Это, конечно, реконструкция. Дед, например, утверждал, что он, мельком взглянув на новенькую, продолжил спокойно играть в фантики. Новенькая же, напротив, покраснела от его короткого взгляда и даже глупо чихнула, пораженная его суровой мальчишеской красотой. Бабушка только смеялась в ответ:

– Да ты тогда, дурачок, со стула чуть не свалился от счастья, бормотал что-то невразумительное, молился, наверное. Совсем ты, папка, старый стал, склероз у тебя, что ли, начинается?

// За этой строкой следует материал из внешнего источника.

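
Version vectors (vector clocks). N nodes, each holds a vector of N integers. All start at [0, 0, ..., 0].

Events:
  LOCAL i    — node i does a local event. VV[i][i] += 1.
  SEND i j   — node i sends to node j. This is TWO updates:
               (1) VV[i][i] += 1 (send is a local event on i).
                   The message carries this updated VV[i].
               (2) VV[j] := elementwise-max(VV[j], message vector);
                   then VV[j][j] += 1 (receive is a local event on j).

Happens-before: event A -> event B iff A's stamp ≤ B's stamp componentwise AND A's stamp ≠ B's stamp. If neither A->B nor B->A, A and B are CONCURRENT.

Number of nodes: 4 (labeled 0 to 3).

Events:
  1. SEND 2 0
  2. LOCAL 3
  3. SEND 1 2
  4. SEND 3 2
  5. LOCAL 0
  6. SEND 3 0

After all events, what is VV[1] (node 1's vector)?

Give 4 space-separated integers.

Answer: 0 1 0 0

Derivation:
Initial: VV[0]=[0, 0, 0, 0]
Initial: VV[1]=[0, 0, 0, 0]
Initial: VV[2]=[0, 0, 0, 0]
Initial: VV[3]=[0, 0, 0, 0]
Event 1: SEND 2->0: VV[2][2]++ -> VV[2]=[0, 0, 1, 0], msg_vec=[0, 0, 1, 0]; VV[0]=max(VV[0],msg_vec) then VV[0][0]++ -> VV[0]=[1, 0, 1, 0]
Event 2: LOCAL 3: VV[3][3]++ -> VV[3]=[0, 0, 0, 1]
Event 3: SEND 1->2: VV[1][1]++ -> VV[1]=[0, 1, 0, 0], msg_vec=[0, 1, 0, 0]; VV[2]=max(VV[2],msg_vec) then VV[2][2]++ -> VV[2]=[0, 1, 2, 0]
Event 4: SEND 3->2: VV[3][3]++ -> VV[3]=[0, 0, 0, 2], msg_vec=[0, 0, 0, 2]; VV[2]=max(VV[2],msg_vec) then VV[2][2]++ -> VV[2]=[0, 1, 3, 2]
Event 5: LOCAL 0: VV[0][0]++ -> VV[0]=[2, 0, 1, 0]
Event 6: SEND 3->0: VV[3][3]++ -> VV[3]=[0, 0, 0, 3], msg_vec=[0, 0, 0, 3]; VV[0]=max(VV[0],msg_vec) then VV[0][0]++ -> VV[0]=[3, 0, 1, 3]
Final vectors: VV[0]=[3, 0, 1, 3]; VV[1]=[0, 1, 0, 0]; VV[2]=[0, 1, 3, 2]; VV[3]=[0, 0, 0, 3]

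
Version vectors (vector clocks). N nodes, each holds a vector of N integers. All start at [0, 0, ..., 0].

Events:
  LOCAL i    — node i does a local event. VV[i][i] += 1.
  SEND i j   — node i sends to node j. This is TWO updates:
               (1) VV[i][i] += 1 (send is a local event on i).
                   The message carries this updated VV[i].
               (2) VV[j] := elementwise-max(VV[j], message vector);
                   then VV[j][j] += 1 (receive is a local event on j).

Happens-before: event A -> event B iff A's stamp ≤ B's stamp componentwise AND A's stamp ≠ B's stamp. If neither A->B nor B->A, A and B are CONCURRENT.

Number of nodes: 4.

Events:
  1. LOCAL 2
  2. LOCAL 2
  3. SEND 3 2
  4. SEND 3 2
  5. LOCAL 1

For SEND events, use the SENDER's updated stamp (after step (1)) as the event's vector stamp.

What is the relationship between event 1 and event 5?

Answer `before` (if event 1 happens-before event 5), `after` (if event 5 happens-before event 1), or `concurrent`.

Answer: concurrent

Derivation:
Initial: VV[0]=[0, 0, 0, 0]
Initial: VV[1]=[0, 0, 0, 0]
Initial: VV[2]=[0, 0, 0, 0]
Initial: VV[3]=[0, 0, 0, 0]
Event 1: LOCAL 2: VV[2][2]++ -> VV[2]=[0, 0, 1, 0]
Event 2: LOCAL 2: VV[2][2]++ -> VV[2]=[0, 0, 2, 0]
Event 3: SEND 3->2: VV[3][3]++ -> VV[3]=[0, 0, 0, 1], msg_vec=[0, 0, 0, 1]; VV[2]=max(VV[2],msg_vec) then VV[2][2]++ -> VV[2]=[0, 0, 3, 1]
Event 4: SEND 3->2: VV[3][3]++ -> VV[3]=[0, 0, 0, 2], msg_vec=[0, 0, 0, 2]; VV[2]=max(VV[2],msg_vec) then VV[2][2]++ -> VV[2]=[0, 0, 4, 2]
Event 5: LOCAL 1: VV[1][1]++ -> VV[1]=[0, 1, 0, 0]
Event 1 stamp: [0, 0, 1, 0]
Event 5 stamp: [0, 1, 0, 0]
[0, 0, 1, 0] <= [0, 1, 0, 0]? False
[0, 1, 0, 0] <= [0, 0, 1, 0]? False
Relation: concurrent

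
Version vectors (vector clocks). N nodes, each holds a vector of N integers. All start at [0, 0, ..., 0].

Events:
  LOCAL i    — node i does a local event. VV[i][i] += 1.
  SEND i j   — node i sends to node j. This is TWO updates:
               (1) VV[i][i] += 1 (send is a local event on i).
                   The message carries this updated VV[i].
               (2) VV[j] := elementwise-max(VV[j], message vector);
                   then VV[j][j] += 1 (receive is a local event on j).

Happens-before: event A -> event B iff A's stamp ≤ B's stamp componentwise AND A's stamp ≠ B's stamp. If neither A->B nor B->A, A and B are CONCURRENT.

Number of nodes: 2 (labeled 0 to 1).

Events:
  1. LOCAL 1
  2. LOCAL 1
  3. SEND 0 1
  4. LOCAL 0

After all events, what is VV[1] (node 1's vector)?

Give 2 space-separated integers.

Answer: 1 3

Derivation:
Initial: VV[0]=[0, 0]
Initial: VV[1]=[0, 0]
Event 1: LOCAL 1: VV[1][1]++ -> VV[1]=[0, 1]
Event 2: LOCAL 1: VV[1][1]++ -> VV[1]=[0, 2]
Event 3: SEND 0->1: VV[0][0]++ -> VV[0]=[1, 0], msg_vec=[1, 0]; VV[1]=max(VV[1],msg_vec) then VV[1][1]++ -> VV[1]=[1, 3]
Event 4: LOCAL 0: VV[0][0]++ -> VV[0]=[2, 0]
Final vectors: VV[0]=[2, 0]; VV[1]=[1, 3]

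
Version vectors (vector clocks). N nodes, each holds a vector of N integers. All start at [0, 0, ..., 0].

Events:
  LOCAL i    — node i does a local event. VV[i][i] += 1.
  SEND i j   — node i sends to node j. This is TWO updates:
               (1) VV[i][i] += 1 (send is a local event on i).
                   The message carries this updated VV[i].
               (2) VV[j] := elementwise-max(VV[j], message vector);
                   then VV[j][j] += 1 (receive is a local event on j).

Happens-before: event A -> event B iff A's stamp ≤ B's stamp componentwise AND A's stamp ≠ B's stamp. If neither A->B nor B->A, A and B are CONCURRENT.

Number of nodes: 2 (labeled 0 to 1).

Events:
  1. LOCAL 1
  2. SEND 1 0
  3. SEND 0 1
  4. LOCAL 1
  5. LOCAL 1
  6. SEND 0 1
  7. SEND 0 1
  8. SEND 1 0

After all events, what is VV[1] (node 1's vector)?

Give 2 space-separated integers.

Initial: VV[0]=[0, 0]
Initial: VV[1]=[0, 0]
Event 1: LOCAL 1: VV[1][1]++ -> VV[1]=[0, 1]
Event 2: SEND 1->0: VV[1][1]++ -> VV[1]=[0, 2], msg_vec=[0, 2]; VV[0]=max(VV[0],msg_vec) then VV[0][0]++ -> VV[0]=[1, 2]
Event 3: SEND 0->1: VV[0][0]++ -> VV[0]=[2, 2], msg_vec=[2, 2]; VV[1]=max(VV[1],msg_vec) then VV[1][1]++ -> VV[1]=[2, 3]
Event 4: LOCAL 1: VV[1][1]++ -> VV[1]=[2, 4]
Event 5: LOCAL 1: VV[1][1]++ -> VV[1]=[2, 5]
Event 6: SEND 0->1: VV[0][0]++ -> VV[0]=[3, 2], msg_vec=[3, 2]; VV[1]=max(VV[1],msg_vec) then VV[1][1]++ -> VV[1]=[3, 6]
Event 7: SEND 0->1: VV[0][0]++ -> VV[0]=[4, 2], msg_vec=[4, 2]; VV[1]=max(VV[1],msg_vec) then VV[1][1]++ -> VV[1]=[4, 7]
Event 8: SEND 1->0: VV[1][1]++ -> VV[1]=[4, 8], msg_vec=[4, 8]; VV[0]=max(VV[0],msg_vec) then VV[0][0]++ -> VV[0]=[5, 8]
Final vectors: VV[0]=[5, 8]; VV[1]=[4, 8]

Answer: 4 8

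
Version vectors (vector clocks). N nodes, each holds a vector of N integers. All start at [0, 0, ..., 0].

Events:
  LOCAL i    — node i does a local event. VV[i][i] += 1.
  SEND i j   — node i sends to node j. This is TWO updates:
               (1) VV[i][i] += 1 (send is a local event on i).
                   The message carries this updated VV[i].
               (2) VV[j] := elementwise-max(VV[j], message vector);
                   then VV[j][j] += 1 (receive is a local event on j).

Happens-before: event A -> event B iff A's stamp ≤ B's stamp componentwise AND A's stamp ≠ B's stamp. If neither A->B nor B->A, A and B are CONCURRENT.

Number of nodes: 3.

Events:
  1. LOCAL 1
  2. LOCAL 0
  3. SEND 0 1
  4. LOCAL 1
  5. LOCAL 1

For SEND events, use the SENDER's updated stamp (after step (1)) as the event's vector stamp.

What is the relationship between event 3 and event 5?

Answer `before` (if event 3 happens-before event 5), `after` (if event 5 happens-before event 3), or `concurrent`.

Answer: before

Derivation:
Initial: VV[0]=[0, 0, 0]
Initial: VV[1]=[0, 0, 0]
Initial: VV[2]=[0, 0, 0]
Event 1: LOCAL 1: VV[1][1]++ -> VV[1]=[0, 1, 0]
Event 2: LOCAL 0: VV[0][0]++ -> VV[0]=[1, 0, 0]
Event 3: SEND 0->1: VV[0][0]++ -> VV[0]=[2, 0, 0], msg_vec=[2, 0, 0]; VV[1]=max(VV[1],msg_vec) then VV[1][1]++ -> VV[1]=[2, 2, 0]
Event 4: LOCAL 1: VV[1][1]++ -> VV[1]=[2, 3, 0]
Event 5: LOCAL 1: VV[1][1]++ -> VV[1]=[2, 4, 0]
Event 3 stamp: [2, 0, 0]
Event 5 stamp: [2, 4, 0]
[2, 0, 0] <= [2, 4, 0]? True
[2, 4, 0] <= [2, 0, 0]? False
Relation: before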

Дед горячился, говорил, что нет, он точно помнит: продолжил спокойно играть и даже выиграл у соседа по парте замечательный фантик от карамельки. Там еще лебедь такой смешной был нарисован с оранжевым клювом. Бабушка смеялась и целовала постаревшего Славика в проплешину на голове. А ему нравилось – и в восемьдесят лет млел он от своей Мусечки, хитрил, доказывал: «Лапки у лебедя были коричневые, в этом и весь юмор: лапки коричневые, а клюв оранжевый!» Муся смеялась громче и опять целовала его.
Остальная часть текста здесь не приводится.